# Tolls Calculator & Info



## listerdiesel (Aug 3, 2012)

Just stumbled over this site, seems to cover most of Europe, but have no idea how up to date it is.

Prices listed as for 2013

http://www.dalnicni-znamky.com/en/highway-toll-united-kingdom.html

The page is set to UK, others on the index on the left, it is also multi-lingual.

Might help someone.

Peter


----------



## nicholsong (May 26, 2009)

Peter

Since you have posted this in 'Poland Touring' I think I ought to point out that for Poland the entry is about 2 years out of date.


Now the Motorways and quite a lot of the road network which is non-Motorway, is covered by the VIA Toll (GO-type) box system for vehicles over 3.5t., with monitors on overhead gantries deducting amounts from pre-loaded credit.

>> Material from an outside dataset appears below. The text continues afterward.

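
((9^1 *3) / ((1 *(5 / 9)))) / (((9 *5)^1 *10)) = 27/250 = 0.11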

I the A4 is still be operating manual tolls for under 3.5t and may still be on the Katowice-Krakow section which was the original tolled bit.

I cannot speak for other counties' entries on the site, but the Polish info does bring in some doubt.

Geoff


----------



## listerdiesel (Aug 3, 2012)

Thanks, Geoff, I did say I didn't know how up to date it was. There may be a more up to date version, I'll have a look around.

Peter


----------



## Pudsey_Bear (Sep 25, 2008)

You just can't please some people :roll: :roll: :wink: :wink:


----------



## nicholsong (May 26, 2009)

Kev_n_Liz said:


> You just can't please some people :roll: :roll: :wink: :wink:


I do not understand the reason for that comment.

Peter stated in his OP that he did not know if it was up-to-date. I was supplying some info on that point.

Peter thanked me and said he would look for an update - he appeared not take my post as a complaint.

I particularly posted the correction to the info in Peter's link because he had posted in 'Poland Touring' (maybe inadvertently). Anyone in the future searching that sub-forum might well need the current info, especially since the signage for these non-Motorway toll roads is non-existent and information is hard to find unless you know what to look for.

I also posted the same info on another thread where a Member wrote about avoiding the toll roads in Poland.

Geoff


----------



## Pudsey_Bear (Sep 25, 2008)

nicholsong said:


> Kev_n_Liz said:
> 
> 
> > You just can't please some people :roll: :roll: :wink: :wink:
> ...


Calm down man, it was said in jest, did you not see the wink/smiles.


----------